Among those speaking in favour of the SUMA resolution was Councillor Kelli Hawtin of North Battleford. She pointed out Canada labour law allowed for every employee to take maternity or parental leave, “except for this room,” she said at the microphone.
“I faced this issue last term, I delivered my first child during our last term of council,” said Hawtin.
“I was eight months pregnant during the election for this particular term. And I thought maybe I shouldn’t run for council because I would have to seek approval from all of my colleagues if I were to take maternity or parental leave in this next term. So we look around the room and I don’t see a lot of young females in this room, and I think we can all agree that we want to see more young people take a step and join our councils, and I think this is a step in allowing that.”
But the resolution went down to defeat, with concern expressed that smaller councils could be impacted if elected officials were gone from the table for long periods of time.

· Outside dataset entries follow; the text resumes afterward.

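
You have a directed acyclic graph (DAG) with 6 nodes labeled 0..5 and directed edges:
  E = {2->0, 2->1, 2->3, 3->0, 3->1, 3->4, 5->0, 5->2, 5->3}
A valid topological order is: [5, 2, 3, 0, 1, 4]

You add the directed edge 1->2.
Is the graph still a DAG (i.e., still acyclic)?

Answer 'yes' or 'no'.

Answer: no

Derivation:
Given toposort: [5, 2, 3, 0, 1, 4]
Position of 1: index 4; position of 2: index 1
New edge 1->2: backward (u after v in old order)
Backward edge: old toposort is now invalid. Check if this creates a cycle.
Does 2 already reach 1? Reachable from 2: [0, 1, 2, 3, 4]. YES -> cycle!
Still a DAG? no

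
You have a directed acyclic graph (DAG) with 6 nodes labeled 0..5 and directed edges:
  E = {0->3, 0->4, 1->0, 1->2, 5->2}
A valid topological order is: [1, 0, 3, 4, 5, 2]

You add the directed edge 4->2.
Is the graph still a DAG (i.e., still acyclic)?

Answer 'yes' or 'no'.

Given toposort: [1, 0, 3, 4, 5, 2]
Position of 4: index 3; position of 2: index 5
New edge 4->2: forward
Forward edge: respects the existing order. Still a DAG, same toposort still valid.
Still a DAG? yes

Answer: yes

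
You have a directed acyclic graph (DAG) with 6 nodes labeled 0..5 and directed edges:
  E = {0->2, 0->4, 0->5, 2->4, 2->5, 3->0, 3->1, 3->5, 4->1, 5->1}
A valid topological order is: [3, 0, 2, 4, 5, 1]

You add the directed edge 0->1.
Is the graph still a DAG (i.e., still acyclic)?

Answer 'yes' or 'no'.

Answer: yes

Derivation:
Given toposort: [3, 0, 2, 4, 5, 1]
Position of 0: index 1; position of 1: index 5
New edge 0->1: forward
Forward edge: respects the existing order. Still a DAG, same toposort still valid.
Still a DAG? yes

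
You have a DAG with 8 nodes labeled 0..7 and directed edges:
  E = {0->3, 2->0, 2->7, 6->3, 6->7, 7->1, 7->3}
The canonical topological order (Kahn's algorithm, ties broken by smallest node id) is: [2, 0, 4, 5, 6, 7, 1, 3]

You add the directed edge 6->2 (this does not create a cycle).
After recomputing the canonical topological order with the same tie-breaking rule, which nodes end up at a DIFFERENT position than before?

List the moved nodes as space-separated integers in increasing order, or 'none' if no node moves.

Old toposort: [2, 0, 4, 5, 6, 7, 1, 3]
Added edge 6->2
Recompute Kahn (smallest-id tiebreak):
  initial in-degrees: [1, 1, 1, 3, 0, 0, 0, 2]
  ready (indeg=0): [4, 5, 6]
  pop 4: no out-edges | ready=[5, 6] | order so far=[4]
  pop 5: no out-edges | ready=[6] | order so far=[4, 5]
  pop 6: indeg[2]->0; indeg[3]->2; indeg[7]->1 | ready=[2] | order so far=[4, 5, 6]
  pop 2: indeg[0]->0; indeg[7]->0 | ready=[0, 7] | order so far=[4, 5, 6, 2]
  pop 0: indeg[3]->1 | ready=[7] | order so far=[4, 5, 6, 2, 0]
  pop 7: indeg[1]->0; indeg[3]->0 | ready=[1, 3] | order so far=[4, 5, 6, 2, 0, 7]
  pop 1: no out-edges | ready=[3] | order so far=[4, 5, 6, 2, 0, 7, 1]
  pop 3: no out-edges | ready=[] | order so far=[4, 5, 6, 2, 0, 7, 1, 3]
New canonical toposort: [4, 5, 6, 2, 0, 7, 1, 3]
Compare positions:
  Node 0: index 1 -> 4 (moved)
  Node 1: index 6 -> 6 (same)
  Node 2: index 0 -> 3 (moved)
  Node 3: index 7 -> 7 (same)
  Node 4: index 2 -> 0 (moved)
  Node 5: index 3 -> 1 (moved)
  Node 6: index 4 -> 2 (moved)
  Node 7: index 5 -> 5 (same)
Nodes that changed position: 0 2 4 5 6

Answer: 0 2 4 5 6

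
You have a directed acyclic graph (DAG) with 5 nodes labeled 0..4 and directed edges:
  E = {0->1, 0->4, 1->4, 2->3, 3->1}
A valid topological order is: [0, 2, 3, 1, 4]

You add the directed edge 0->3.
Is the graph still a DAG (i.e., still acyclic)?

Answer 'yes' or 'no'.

Answer: yes

Derivation:
Given toposort: [0, 2, 3, 1, 4]
Position of 0: index 0; position of 3: index 2
New edge 0->3: forward
Forward edge: respects the existing order. Still a DAG, same toposort still valid.
Still a DAG? yes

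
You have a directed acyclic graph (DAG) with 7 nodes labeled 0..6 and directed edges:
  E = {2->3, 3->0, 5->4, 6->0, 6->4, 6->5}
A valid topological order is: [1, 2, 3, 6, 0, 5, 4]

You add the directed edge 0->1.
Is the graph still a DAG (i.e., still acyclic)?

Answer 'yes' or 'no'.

Given toposort: [1, 2, 3, 6, 0, 5, 4]
Position of 0: index 4; position of 1: index 0
New edge 0->1: backward (u after v in old order)
Backward edge: old toposort is now invalid. Check if this creates a cycle.
Does 1 already reach 0? Reachable from 1: [1]. NO -> still a DAG (reorder needed).
Still a DAG? yes

Answer: yes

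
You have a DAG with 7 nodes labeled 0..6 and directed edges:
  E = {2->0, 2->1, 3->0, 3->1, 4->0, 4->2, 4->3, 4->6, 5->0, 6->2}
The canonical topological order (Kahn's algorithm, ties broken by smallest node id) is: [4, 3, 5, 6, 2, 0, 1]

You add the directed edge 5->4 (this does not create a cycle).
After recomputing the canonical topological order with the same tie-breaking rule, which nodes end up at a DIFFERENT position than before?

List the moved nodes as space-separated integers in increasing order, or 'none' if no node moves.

Old toposort: [4, 3, 5, 6, 2, 0, 1]
Added edge 5->4
Recompute Kahn (smallest-id tiebreak):
  initial in-degrees: [4, 2, 2, 1, 1, 0, 1]
  ready (indeg=0): [5]
  pop 5: indeg[0]->3; indeg[4]->0 | ready=[4] | order so far=[5]
  pop 4: indeg[0]->2; indeg[2]->1; indeg[3]->0; indeg[6]->0 | ready=[3, 6] | order so far=[5, 4]
  pop 3: indeg[0]->1; indeg[1]->1 | ready=[6] | order so far=[5, 4, 3]
  pop 6: indeg[2]->0 | ready=[2] | order so far=[5, 4, 3, 6]
  pop 2: indeg[0]->0; indeg[1]->0 | ready=[0, 1] | order so far=[5, 4, 3, 6, 2]
  pop 0: no out-edges | ready=[1] | order so far=[5, 4, 3, 6, 2, 0]
  pop 1: no out-edges | ready=[] | order so far=[5, 4, 3, 6, 2, 0, 1]
New canonical toposort: [5, 4, 3, 6, 2, 0, 1]
Compare positions:
  Node 0: index 5 -> 5 (same)
  Node 1: index 6 -> 6 (same)
  Node 2: index 4 -> 4 (same)
  Node 3: index 1 -> 2 (moved)
  Node 4: index 0 -> 1 (moved)
  Node 5: index 2 -> 0 (moved)
  Node 6: index 3 -> 3 (same)
Nodes that changed position: 3 4 5

Answer: 3 4 5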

One delegate expressed the view that if he was missing from the table for longer than three months he would resign because he felt he wouldn’t be fulfilling his obligation to be there.
One resolution that carried, but by a small margin, was from the Town of Carnduff calling for RCMP service costs to be assessed at a per capita rate that is fair for all municipalities that fall under the provincial policing contract. There was lively discussion and some resistance expressed, as not all municipalities had access to the same amount of service.
Byron Tumbach, councillor from the Town of Lumsden and also former director of finance for North Battleford, spoke in support of the resolution.
“If we don’t pass this resolution, we will not deal with this issue. It will continue to grow and the disparity will continue to be there,” said Tumbach.
He said the resolution was about looking for fairness, pointing out that neighbouring communities might be able to access the RCMP services at a cheaper rate.
Other resolutions that passed included a proposal from the town of Gravelbourg called on SUMA to advocate the province and feds make necessary changes to allow gaming events to fund operating costs of municipally-owned facilities. In particular, this would allow for bingos to be held to offset costs to small communities.
Also passing easily was a resolution from Pilot Butte to review the public notice requirements and “expand the methods of communication with our taxpayers” to include consideration for the use of email, municipal websites, social media and other electronic notifications available to a municipality.